Nearly 80 per cent of Canadian Muslims say they voted in the 2015 federal election, according to a recent post-election poll conducted by Mainstreet Research, with turnout possibly even higher in the densely populated Greater Toronto Area.
The survey was conducted on behalf of The Canadian-Muslim Vote (TCMV), a grassroots organization that encourages greater civic engagement within the Canadian Muslim community. It found that 79 per cent of Muslims surveyed across the country reported that they turned up at the polls to help choose the next federal government, more than ten points higher than the overall voter turnout of 68.49 per cent.

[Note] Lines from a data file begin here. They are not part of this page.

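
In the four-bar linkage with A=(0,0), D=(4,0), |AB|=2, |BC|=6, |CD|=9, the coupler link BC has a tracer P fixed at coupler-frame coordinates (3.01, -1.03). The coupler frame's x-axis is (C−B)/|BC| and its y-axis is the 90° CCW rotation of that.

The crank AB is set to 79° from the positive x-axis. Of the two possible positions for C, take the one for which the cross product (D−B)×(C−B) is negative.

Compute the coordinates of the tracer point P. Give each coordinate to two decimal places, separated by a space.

A=(0,0), D=(4.00,0)
B = A + 2.00·(cos79°, sin79°) = (0.3816, 1.9633)
|BD| = 4.1167
circle(B,6.00) ∩ circle(D,9.00): a=-3.4072, h=4.9387
  candidates: C₊=(-0.2579,7.9291) cross=20.331; C₋=(-4.9685,-0.7527) cross=-20.331
  mode - wants cross < 0 → take C=(-4.9685,-0.7527) (cross=-20.331)
ex = (C−B)/|BC| = (-0.8917,-0.4527); ey = (0.4527,-0.8917)
P = B + 3.01·ex + -1.03·ey = (-2.7686,1.5192)

-2.77 1.52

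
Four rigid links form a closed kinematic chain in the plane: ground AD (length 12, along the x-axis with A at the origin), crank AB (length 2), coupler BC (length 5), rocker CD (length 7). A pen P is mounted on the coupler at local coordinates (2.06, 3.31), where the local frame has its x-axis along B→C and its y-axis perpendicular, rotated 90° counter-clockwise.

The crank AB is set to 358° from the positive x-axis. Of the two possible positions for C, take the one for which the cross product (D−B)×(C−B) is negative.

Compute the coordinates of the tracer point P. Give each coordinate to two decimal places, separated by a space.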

TCMV says it delivered its message nationally, but specifically targeted the Muslims living in nine specific ridings across the Greater Toronto Area, including:
- Don Valley East
- Mississauga Centre
- Mississauga-Erin Mills
- Scarborough Guildwood
- Etobicoke North
- Don Valley West
- Mississauga Malton
- Scarborough Southwest
- Scarborough Centre
The poll indicated that voter turnout among Muslims in those particular ridings was 88 per cent. Mainstreet Research was careful to note, however, that “there is likely a social desirability bias in the results as respondents may have overestimated their turnout.”
Mainstreet surveyed 802 Muslim Canadians from Nov. 3-5 across five municipalities. The poll had a margin of error of +/- 3.46 percentage points, 19 times out of 20 for the coverage zone.

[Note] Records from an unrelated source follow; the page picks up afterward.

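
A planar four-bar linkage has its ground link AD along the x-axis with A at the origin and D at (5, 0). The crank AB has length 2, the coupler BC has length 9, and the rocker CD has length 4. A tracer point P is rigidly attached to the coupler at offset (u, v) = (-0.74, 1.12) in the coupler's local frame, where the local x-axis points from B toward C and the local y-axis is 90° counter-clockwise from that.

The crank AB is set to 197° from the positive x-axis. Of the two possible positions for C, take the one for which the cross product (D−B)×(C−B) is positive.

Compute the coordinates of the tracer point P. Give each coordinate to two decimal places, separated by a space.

A=(0,0), D=(5.00,0)
B = A + 2.00·(cos197°, sin197°) = (-1.9126, -0.5847)
|BD| = 6.9373
circle(B,9.00) ∩ circle(D,4.00): a=8.1535, h=3.8106
  candidates: C₊=(5.8906,3.8996) cross=26.435; C₋=(6.5330,-3.6946) cross=-26.435
  mode + wants cross > 0 → take C=(5.8906,3.8996) (cross=26.435)
ex = (C−B)/|BC| = (0.8670,0.4983); ey = (-0.4983,0.8670)
P = B + -0.74·ex + 1.12·ey = (-3.1123,0.0176)

-3.11 0.02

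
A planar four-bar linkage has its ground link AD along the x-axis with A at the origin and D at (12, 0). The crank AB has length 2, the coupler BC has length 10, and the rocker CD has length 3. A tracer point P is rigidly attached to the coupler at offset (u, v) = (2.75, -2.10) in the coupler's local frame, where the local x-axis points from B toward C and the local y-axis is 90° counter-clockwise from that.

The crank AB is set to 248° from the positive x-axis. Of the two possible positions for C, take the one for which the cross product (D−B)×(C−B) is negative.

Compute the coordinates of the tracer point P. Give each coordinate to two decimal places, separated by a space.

2.14 -3.75

A=(0,0), D=(12.00,0)
B = A + 2.00·(cos248°, sin248°) = (-0.7492, -1.8544)
|BD| = 12.8834
circle(B,10.00) ∩ circle(D,3.00): a=9.9734, h=0.7293
  candidates: C₊=(9.0153,0.3029) cross=9.396; C₋=(9.2253,-1.1406) cross=-9.396
  mode - wants cross < 0 → take C=(9.2253,-1.1406) (cross=-9.396)
ex = (C−B)/|BC| = (0.9974,0.0714); ey = (-0.0714,0.9974)
P = B + 2.75·ex + -2.10·ey = (2.1437,-3.7527)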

“We are extremely pleased with Canadian Muslim voter turnout in the 2015 federal election,” said Muneeza Sheikh, Director of Communications for TCMV, in a release. “We hope to achieve similar results in future elections, at all levels of government, across the country.”
The findings come on the heels of another study released Wednesday by the Institute for Research on Public Policy which indicated that compared to the majority population, members of visible minority groups in Canada’s four largest provinces have a stronger sense of loyalty to the federal government than to provincial governments. The authors also found that members of visible minorities tended to express greater support for Canada’s national policies and were less inclined to endorse historical grievances about the Canadian federation.